Abbildung 1: Gegenüberstellung Industrie 4.0 und Industrie 5.0
Industrie 5.0 – Veränderung der Prozesse in der Industrie
Im Hinblick auf den Menschen-orientierten Aspekt von Industrie 5.0 könnte das Konzept die Arbeitsprozesse z.B. in der Fertigung verändern. Durch den Fokus auf die Bedürfnisse der Mitarbeitenden kommt es zu einer Stärkung der Rolle der Beschäftigten und einem stärker integrierten Arbeitsumfeld. Der Einsatz von Technologie dient der Verbesserung der Arbeitssituation und nicht nur der Optimierung von Prozessen und Kostenstrukturen. Industrie 5.0 wird die unter Industrie 4.0 entwickelten Technologien in diesem Sinne nutzen. Anwendungsfälle in der industriellen Fertigung umfassen u.a. die Übernahme von gefährlichen Montageaufgaben z.B. in der Fertigung von Turbinenschaufeln durch Roboter, die durch den Mitarbeiter gesteuert werden oder der Einsatz von Augmented Reality, um hochqualifizierte Wartungsarbeiten auch durch weniger qualifizierte Personen durchführen zu lassen.

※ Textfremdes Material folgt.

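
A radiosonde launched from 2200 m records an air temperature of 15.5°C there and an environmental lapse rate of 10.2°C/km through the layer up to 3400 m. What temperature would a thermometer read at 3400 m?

3.26°C

2200 → 3400 m (environmental, 10.2°C/km): ΔT = -10.2 × 1.2 = -12.24°C → T = 3.26°C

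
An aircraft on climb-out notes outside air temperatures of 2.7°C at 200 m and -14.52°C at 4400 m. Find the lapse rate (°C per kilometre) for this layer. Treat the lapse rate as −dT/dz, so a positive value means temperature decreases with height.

Γ = −ΔT/Δz = (2.7 − (-14.52)) / (4400 − 200) m
  = 17.22°C / 4.2 km = 4.1°C/km

4.1°C/km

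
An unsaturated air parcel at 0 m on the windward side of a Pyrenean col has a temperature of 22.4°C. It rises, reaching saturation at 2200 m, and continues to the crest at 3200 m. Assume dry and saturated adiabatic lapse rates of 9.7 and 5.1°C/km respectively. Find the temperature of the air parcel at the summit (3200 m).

0–2200 m, dry: Δz = 2.2 km ⇒ ΔT = -21.34°C; T = 1.06°C
2200–3200 m, saturated: Δz = 1 km ⇒ ΔT = -5.1°C; T = -4.04°C

-4.04°C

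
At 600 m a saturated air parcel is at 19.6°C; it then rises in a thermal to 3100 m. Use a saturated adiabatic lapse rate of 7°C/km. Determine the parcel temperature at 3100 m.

2.1°C

Saturated adiabatic to 3100 m: -7 × 2.5 km = -17.5°C, so T = 2.1°C.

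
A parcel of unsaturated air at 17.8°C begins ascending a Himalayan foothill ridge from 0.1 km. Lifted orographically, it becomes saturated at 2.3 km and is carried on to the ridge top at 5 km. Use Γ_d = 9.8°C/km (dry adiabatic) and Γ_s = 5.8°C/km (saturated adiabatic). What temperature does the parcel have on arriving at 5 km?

-19.42°C

Dry to 2300 m: -9.8 × 2.2 km = -21.56°C, so T = -3.76°C.
Saturated to 5000 m: -5.8 × 2.7 km = -15.66°C, so T = -19.42°C.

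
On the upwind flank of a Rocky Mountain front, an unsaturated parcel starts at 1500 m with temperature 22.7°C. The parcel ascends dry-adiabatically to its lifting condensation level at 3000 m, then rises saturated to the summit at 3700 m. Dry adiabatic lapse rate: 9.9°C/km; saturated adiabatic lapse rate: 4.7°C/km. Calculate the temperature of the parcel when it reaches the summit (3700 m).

1500–3000 m, dry: Δz = 1.5 km ⇒ ΔT = -14.85°C; T = 7.85°C
3000–3700 m, saturated: Δz = 0.7 km ⇒ ΔT = -3.29°C; T = 4.56°C

4.56°C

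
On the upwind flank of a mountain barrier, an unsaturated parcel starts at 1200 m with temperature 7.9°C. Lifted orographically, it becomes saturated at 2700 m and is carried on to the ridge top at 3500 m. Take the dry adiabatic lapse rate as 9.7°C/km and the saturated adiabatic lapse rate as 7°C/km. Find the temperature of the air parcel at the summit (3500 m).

Dry to 2700 m: -9.7 × 1.5 km = -14.55°C, so T = -6.65°C.
Saturated to 3500 m: -7 × 0.8 km = -5.6°C, so T = -12.25°C.

-12.25°C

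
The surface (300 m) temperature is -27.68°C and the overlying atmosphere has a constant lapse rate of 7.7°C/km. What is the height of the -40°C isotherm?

1900 m

Height above start = (-27.68 − (-40)) / 7.7 = 1.6 km
Altitude = 300 m + 1600 m = 1900 m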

Diese Anwendung wird durch den steigenden Fachkräftemangel zunehmend wichtig. Dieser Use Case wird u.a. durch Eviden mit seiner Remote Expert Lösung adressiert. Darüber hinaus können mobile (Kommissionierungs-) Roboter und Exoskelette zu einer Verbesserung der Arbeitsqualität im Kommissionierungsprozess in Lagern beitragen. Sogenannte Wearables können helfen Gefahren für den Mitarbeiter, wie z.B. austretende Flüssigkeiten oder Gase zu erkennen, bevor es zu körperlichen Schäden kommt (siehe Abbildung 2).

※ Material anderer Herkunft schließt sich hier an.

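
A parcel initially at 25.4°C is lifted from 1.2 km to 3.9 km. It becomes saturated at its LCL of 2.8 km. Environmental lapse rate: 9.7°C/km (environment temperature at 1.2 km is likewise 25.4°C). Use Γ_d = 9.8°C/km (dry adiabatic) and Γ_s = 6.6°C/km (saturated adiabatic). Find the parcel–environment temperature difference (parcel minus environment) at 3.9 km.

+3.25°C (parcel warmer than environment)

Parcel:
  From 1200 m to 2800 m (dry): cools by 9.8 × 1.6 = 15.68°C, giving 9.72°C.
  From 2800 m to 3900 m (saturated): cools by 6.6 × 1.1 = 7.26°C, giving 2.46°C.
Environment:
  From 1200 m to 3900 m (environment): cools by 9.7 × 2.7 = 26.19°C, giving -0.79°C.
T_parcel − T_env = 2.46 − (-0.79) = +3.25°C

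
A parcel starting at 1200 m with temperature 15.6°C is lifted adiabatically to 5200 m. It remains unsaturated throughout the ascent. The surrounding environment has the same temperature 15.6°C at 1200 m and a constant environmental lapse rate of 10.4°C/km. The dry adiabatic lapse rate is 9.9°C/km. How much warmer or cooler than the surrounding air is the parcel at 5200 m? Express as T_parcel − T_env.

Parcel:
  1200–5200 m, dry: Δz = 4 km ⇒ ΔT = -39.6°C; T = -24°C
Environment:
  1200–5200 m, environment: Δz = 4 km ⇒ ΔT = -41.6°C; T = -26°C
T_parcel − T_env = -24 − (-26) = +2°C

+2°C (parcel warmer than environment)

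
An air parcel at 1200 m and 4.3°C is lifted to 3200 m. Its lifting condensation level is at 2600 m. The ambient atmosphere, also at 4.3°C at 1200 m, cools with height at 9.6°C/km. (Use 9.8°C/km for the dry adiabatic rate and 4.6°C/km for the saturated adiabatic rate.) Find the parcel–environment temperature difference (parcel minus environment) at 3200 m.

Parcel:
  1200 → 2600 m (dry, 9.8°C/km): ΔT = -9.8 × 1.4 = -13.72°C → T = -9.42°C
  2600 → 3200 m (saturated, 4.6°C/km): ΔT = -4.6 × 0.6 = -2.76°C → T = -12.18°C
Environment:
  1200 → 3200 m (environment, 9.6°C/km): ΔT = -9.6 × 2 = -19.2°C → T = -14.9°C
T_parcel − T_env = -12.18 − (-14.9) = +2.72°C

+2.72°C (parcel warmer than environment)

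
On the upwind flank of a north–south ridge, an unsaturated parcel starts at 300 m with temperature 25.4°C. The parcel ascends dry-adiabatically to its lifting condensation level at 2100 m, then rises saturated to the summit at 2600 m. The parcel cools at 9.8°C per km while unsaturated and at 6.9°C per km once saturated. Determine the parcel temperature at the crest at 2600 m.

300–2100 m, dry: Δz = 1.8 km ⇒ ΔT = -17.64°C; T = 7.76°C
2100–2600 m, saturated: Δz = 0.5 km ⇒ ΔT = -3.45°C; T = 4.31°C

4.31°C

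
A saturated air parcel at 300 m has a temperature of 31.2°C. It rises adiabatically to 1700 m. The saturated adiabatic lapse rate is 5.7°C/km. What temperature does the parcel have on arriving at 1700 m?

23.22°C

Saturated adiabatic to 1700 m: -5.7 × 1.4 km = -7.98°C, so T = 23.22°C.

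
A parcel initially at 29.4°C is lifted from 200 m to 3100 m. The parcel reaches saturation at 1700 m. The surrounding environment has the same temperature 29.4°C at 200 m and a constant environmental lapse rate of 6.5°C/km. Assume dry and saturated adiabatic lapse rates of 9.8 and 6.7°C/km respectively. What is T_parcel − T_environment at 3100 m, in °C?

Parcel:
  Dry to 1700 m: -9.8 × 1.5 km = -14.7°C, so T = 14.7°C.
  Saturated to 3100 m: -6.7 × 1.4 km = -9.38°C, so T = 5.32°C.
Environment:
  Environment to 3100 m: -6.5 × 2.9 km = -18.85°C, so T = 10.55°C.
T_parcel − T_env = 5.32 − 10.55 = -5.23°C

-5.23°C (parcel cooler than environment)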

Industrie 5.0 – die Zukunft
Industrie 5.0 ist ein Konzept der EU-Kommission, welches einen wesentlichen Beitrag zur Realisierung des „Green Deals“ leisten könnte. Das Konzept wird zurzeit diskutiert. Wie alle „Top down“ Initiativen der EU-Kommission ist die Voraussetzung für die Realisierung von Industrie 5.0 eine Zustimmung der Mitgliedsstaaten. Darüber hinaus werden auch die Wirtschaftsverbände versuchen hierauf Einfluss zu nehmen. Im Unterschied zu Industrie 4.0, das eine technologiegetriebene Initiative ist, bedingt Industrie 5.0 auch gesellschaftliche und rechtliche Veränderungen innerhalb der EU. Eine wesentliche Voraussetzung ist u.a. die Realisierung einer „Circular Economy“ in der EU. Daher werden insbesondere die sich auf Nachhaltigkeit und Resilienz beziehende Aspekte von Industrie 5.0 noch etliche bürokratische Hürden nehmen müssen. Die Realisierung einer Nutzer-zentrierten Orientierung in den Unternehmen wird sich jedoch mit bereits existierenden Technologien, wie Augmented Reality oder AI schnell realisieren lassen.